Já somos monitorados demais

Membros da Al-Qaeda devem ter ficado satisfeitos em saber que, sob o pretexto de combater o terrorismo, o governo americano instalou uma ampla rede de espionagem por meio do monitoramento geral e indiscriminado de seus próprios cidadãos.

As informações são imprecisas, mas sabe-se que números de chamadas telefônicas de todos os cidadãos foram disponibilizados para serviços governamentais de inteligência. Os dados municiaram os trabalhos de agentes secretos que inseriram e depois retiraram os responsáveis pelo atentado na maratona de Boston do rol de suspeitos. Espiões que, talvez, foram colegas de curso dos ingleses que viram no brasileiro Jean Charles um terrorista no metrô londrino.

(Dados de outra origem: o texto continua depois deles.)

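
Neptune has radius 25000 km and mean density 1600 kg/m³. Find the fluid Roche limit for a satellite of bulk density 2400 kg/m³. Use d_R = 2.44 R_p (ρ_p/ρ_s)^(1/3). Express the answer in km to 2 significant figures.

d_R = 2.44 × 25000 km × (1600/2400)^(1/3)
    = 53000 km

53000 km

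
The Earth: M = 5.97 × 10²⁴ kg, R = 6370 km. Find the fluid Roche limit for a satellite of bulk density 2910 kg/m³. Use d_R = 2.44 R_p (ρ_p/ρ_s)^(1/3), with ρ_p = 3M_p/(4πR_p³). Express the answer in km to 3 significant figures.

19200 km

ρ_p = 3M_p/(4πR_p³) = 3 × (5.97 × 10²⁴) / (4π × (6.37 × 10⁶ m)³) = 5510 kg/m³
d_R = 2.44 × 6370 km × (5510/2910)^(1/3)
    = 19200 km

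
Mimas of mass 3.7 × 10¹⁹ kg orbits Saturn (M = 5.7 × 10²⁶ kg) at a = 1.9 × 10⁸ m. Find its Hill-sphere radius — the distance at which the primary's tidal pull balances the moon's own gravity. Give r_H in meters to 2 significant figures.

5.3 × 10⁵ m

r_H ≈ a (m/3M)^(1/3)
    = (1.9 × 10⁸) × (3.7 × 10¹⁹ / (3 × 5.7 × 10²⁶))^(1/3)
    = 5.3 × 10⁵ m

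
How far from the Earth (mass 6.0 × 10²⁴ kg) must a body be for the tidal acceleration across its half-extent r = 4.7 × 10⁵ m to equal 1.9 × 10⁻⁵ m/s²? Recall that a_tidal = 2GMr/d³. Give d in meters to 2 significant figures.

2.7 × 10⁸ m

2GMr/d³ = a_tidal  ⇒  d = (2GMr / a_tidal)^(1/3)
d = (2 × 6.674×10⁻¹¹ × (6.0 × 10²⁴) × (4.7 × 10⁵) / (1.9 × 10⁻⁵))^(1/3)
  = 2.7 × 10⁸ m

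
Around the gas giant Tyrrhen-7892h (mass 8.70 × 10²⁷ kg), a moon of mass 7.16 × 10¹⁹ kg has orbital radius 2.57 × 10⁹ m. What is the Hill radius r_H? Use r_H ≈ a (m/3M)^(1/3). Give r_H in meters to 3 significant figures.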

Essa bisbilhotagem poderá causar mais estragos do que uma bomba. Certamente existirão os abusos, bastando lembrar que o governo americano que espiona “para o bem” é o mesmo que atiça a fiscalização tributária contra seus opositores e que vasculha ligações telefônicas de jornalistas.

Ainda que sem os inevitáveis abusos, a própria democracia será atingida, uma vez que a intimidade é um elemento essencial para a dignidade da pessoa humana. Desnudado desse pequeno campo de proteção particular, o cidadão perde a capacidade de se enxergar como um ser único e titular de direitos. Por consequência, também não consegue compreender e respeitar as particularidades do outro. Sem o resguardo da vida privada, não há ambiente para o desenvolvimento livre da personalidade, acabando com o oxigênio vital para a sobrevivência de um Estado democrático.

No Brasil, felizmente, a proposta americana de devassa indiscriminada não seria admitida em nosso sistema jurídico. Aqui, a quebra de sigilo somente pode ser autorizada por uma decisão judicial devidamente fundamentada, demonstrando que existem indícios de que aquele específico cidadão é um possível autor de um determinado crime. Primeiro deve vir a fundada suspeita, depois a investigação, jamais o contrário. A violação à intimidade é tratada como medida de exceção, mas, ainda assim, são constantes os abusos.

Confrontadas com uma ordem abusiva, as próprias empresas responsáveis pela guarda dos dados sigilosos podem lutar pelo resguardo da intimidade de seus registros.

Diante de uma ordem de quebra de sigilo manifestamente indiscriminada e genérica, instituições financeiras, operadoras de telefonia e provedores de internet podem impetrar mandado de segurança para impedir uma devassa coletiva que ameace a privacidade de seus clientes.

Exemplificando, um banco possui legitimidade jurídica para se insurgir contra uma ordem de entrega de extratos de todos os clientes de uma agência. Defende-se o direito de guardar segredos. O indivíduo alvo da violação, logicamente, também pode agir para impedi-la ou cobrar reparação pelo dano sofrido.

Ações em defesa da intimidade são cada vez mais necessárias no mundo moderno. Hoje, cada um de nossos passos fica registrado: a compra com cartão de crédito, a multa do automóvel, a conversa na rede social, os sites acessados, os números discados. Ao vivermos já somos involuntariamente monitorados.

Esse enorme banco de dados pode evidentemente ser utilizado no combate ao crime, mas somente diante de uma fundamentada suspeita contra o cidadão. Buscar um maior poder do Estado no uso da tecnologia para um controle social extremo significa rejeitar a democracia e correr em busca do autoritarismo. É justamente nesse momento em que nossa segurança é ameaçada que devemos nos lembrar de que garantias individuais como a intimidade não representam um entrave a nossa proteção, mas, sim, traduzem a essência de nossa humanidade.

Artigo publicado originalmente na Folha de S.Paulo em 15/06/2013.